Wie demokratisch ist Estland nach 15 Jahren Kommunismus und welche Rolle spielt die Presse dabei? Darüber macht sich Palmaru im Interview mit cafebabel.com Gedanken.
Der Politiker der linken Zentrumspartei war in der Sowjetzeit ein treuer Diener des Regimes, er arbeitete für die Kulturabteilung des Zentralkomitees der kommunistischen Partei. Nach dem Fall des eisernen Vorhangs wurde er Journalist. Raivo Palmaru wurde zweimal, 1995 und 1996, zum besten Publizisten Estlands gewählt, er hat mehr als 500 Artikel und einige Bücher zur Kommunikationstheorie geschrieben, u.a. „Medienmacht und Demokratie.

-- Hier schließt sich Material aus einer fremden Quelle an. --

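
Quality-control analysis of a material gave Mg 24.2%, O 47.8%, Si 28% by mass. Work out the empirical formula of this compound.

MgO3Si

Assume 100 g: 24.2 g Mg, 47.8 g O, 28 g Si.
Moles — Mg: 24.2 / 24.31 = 0.9955 mol; O: 47.8 / 16.00 = 2.987 mol; Si: 28 / 28.09 = 0.9968 mol
Ratios (÷ 0.9955): Mg 1.000, O 3.001, Si 1.001
→ MgO3Si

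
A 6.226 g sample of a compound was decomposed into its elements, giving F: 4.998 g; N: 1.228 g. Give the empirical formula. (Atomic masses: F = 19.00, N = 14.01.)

F3N

Moles — F: 4.998 / 19.00 = 0.2631 mol; N: 1.228 / 14.01 = 0.08765 mol
Smallest is N at 0.08765 mol; normalising gives F 3.001, N 1.000
≈ 3:1 → F3N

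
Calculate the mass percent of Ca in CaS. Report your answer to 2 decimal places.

Molar mass = 1(40.08) + 1(32.07) = 72.150 g/mol
Mass of Ca per mole = 1 × 40.08 = 40.080 g
% Ca = 40.080 / 72.150 × 100 = 55.55%

55.55%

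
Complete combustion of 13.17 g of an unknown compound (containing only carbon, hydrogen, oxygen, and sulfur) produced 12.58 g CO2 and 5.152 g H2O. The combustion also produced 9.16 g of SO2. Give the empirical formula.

C2H4O2S

mol C = 12.58 / 44.01 = 0.2858; mass C = 0.2858 × 12.01 = 3.433 g
mol H = 2 × (5.152 / 18.02) = 0.5718; mass H = 0.5718 × 1.008 = 0.5764 g
mol S = 9.16 / 64.07 = 0.1430; mass S = 4.585 g
mass O = 13.17 − (8.594) = 4.576 g → mol O = 0.2860
Smallest is S at 0.143 mol; normalising gives C 1.999, H 4.000, O 2.000, S 1.000
→ C2H4O2S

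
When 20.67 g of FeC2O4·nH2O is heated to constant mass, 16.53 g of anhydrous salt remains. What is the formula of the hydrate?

Mass of water lost = 20.67 − 16.53 = 4.14 g → 4.14 / 18.02 = 0.2297 mol H2O
Molar mass of FeC2O4 = 143.87 g/mol → mol FeC2O4 = 16.53 / 143.87 = 0.1149
n = 0.2297 / 0.1149 = 2.00 ≈ 2 → FeC2O4·2H2O

FeC2O4·2H2O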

Estlands Erfahrungen “.
Herr Palmaru, wie sind Sie Journalist geworden?
Durch Zufall. Meine Klassenlehrerin, die auch meine Literaturlehrerin war, sagte immer: „Du musst Journalist werden“. Ich selbst dachte, dass meine wirkliche Berufung die Wissenschaft sei. Aber es kam doch anders – ich wurde Publizist.
Wie war das während der Sowjetzeit? Haben die Behörden damals von Journalisten Idealismus gefordert?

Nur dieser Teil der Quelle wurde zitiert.